I ask this question in all seriousness, what are we doing?

What are we doing when we design layouts that force us to climb, crawl, bend, stand on our tippy toes, or reach uncomfortably just so a model train can take an extra ten seconds to go from here to there? What are we doing and why do people think it’s fun?

Mike

4 Comments

  1. Simon

    I discovered very quickly why duck-unders are a bad idea. I think it was maybe the third time (in two days) that I picked myself up from the floor… …and that was the end of the planned simple, circular layout idea five and a half years ago!

    Simon

  2. mike

    I once visited a layout where I had to crawl on hands and knees to clear the lowest track of several across the opening to a section in a separate room. I guess if that’s what the owner was willing to put up with, it’s his call but it was ridiculous none the less.

    Mike

  3. Marz

    I found the the source of most of my design problems were self induced. By that I mean, my poor lack of design led me to miserable failures of complete railroad projects or simply the lack of understanding of what I wanted.

    How does one go about making those decision without prior knowledge. We acquire this knowledge by doing. By definition, “learning” is a change or modification of behavior through experience. Thus, this lack of knowledge prevents any modeller from getting it right the first time, no matter how well read you might be..

    By way of illustration, I have built multiple deck layouts in the past, they failed completely.

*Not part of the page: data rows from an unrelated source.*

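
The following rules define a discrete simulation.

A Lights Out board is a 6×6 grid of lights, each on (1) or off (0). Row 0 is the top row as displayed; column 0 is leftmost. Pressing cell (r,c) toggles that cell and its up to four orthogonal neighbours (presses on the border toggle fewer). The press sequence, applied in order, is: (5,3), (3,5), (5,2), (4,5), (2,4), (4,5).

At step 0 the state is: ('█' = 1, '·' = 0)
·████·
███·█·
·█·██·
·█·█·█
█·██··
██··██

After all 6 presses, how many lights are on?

14

step 0: ·████·
███·█·
·█·██·
·█·█·█
█·██··
██··██
step 1: ·████·
███·█·
·█·██·
·█·█·█
█·█···
████·█
step 2: ·████·
███·█·
·█·███
·█·██·
█·█··█
████·█
step 3: ·████·
███·█·
·█·███
·█·██·
█····█
█····█
step 4: ·████·
███·█·
·█·███
·█·███
█···█·
█·····
step 5: ·████·
███···
·█····
·█·█·█
█···█·
█·····
step 6: ·████·
███···
·█····
·█·█··
█····█
█····█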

Why? they contained far more hidden track than I would have liked and unfortunately I ended up listening to the sound of trains running in hidden trackage than I could actually see. How could I have not seen this oversight before construction? Because I was focused on the actually operational advantages that the multi deck offered or promised. However I was incapable of perceiving the actual limitations. Once I had the bench work in place, track laid, before scenery, the stark realization of this short coming could not be ignored. The layout never even got to a resonance level of completion.
    Answer; Scrap the whole layout and redesign.

    Other layout ideas suffered the same fate. Too many switching “puzzles” to garner more operation… Baloney, this became far to overwhelming to become satisfying. Staging yards, too large and complex, boring operational achievements and unsatisfying switching duties. Boredom sets in, in such a short time, projects never get completed.

    Poor design I would guess is inexperience. The quest to maximize layout size over aesthetics and good design and people centric design leads us down that wrong path. But it is the very lack of design knowledge that prevents us from being more effective in its process.

    One final example, a young man the other day was talking to me about his layout design. As he waxed lyrically about his goals and plans, I was shaking my head (to myself) about all the errors he was about to make (I know because I have made them before). What I realized was he lacked the experience to be able to recognize that whilst his planning of the ultimate layout would be his nemesis, quicker than he could even imagine. I gently tried to point out that some of the elements would yield unfavorable results and compromise his enjoyment. He looked them over but was unable to comprehend the facts. He had eyes only for the trains. I guess he will make the same mistakes we all have, but I am sure that we will discuss his folly at a later date when he matures in his “craft”

    So where am I now, well like you have mentioned so many times before Mike, a closer more focused attempt at something more manageable and “craft worthy” One turnout layout ideas that offer far more operational potential than do large yards, it may seem counter intuative, but as the saying goes “less is more”

  4. mike

    Hi Marz,

    Lord knows I’ve made my share of poor choices from inexperience. We’re so focused on a certain outcome, that we ignore other possibilities to our determent. With the exception of multi-deck, I’ve designed many of the same things you mentioned. Like you I had to learn the hard way, often over several expensive lessons in terms of time and materials used and, I was just a blind to the obvious. I think failure is a friend if we can see it as such.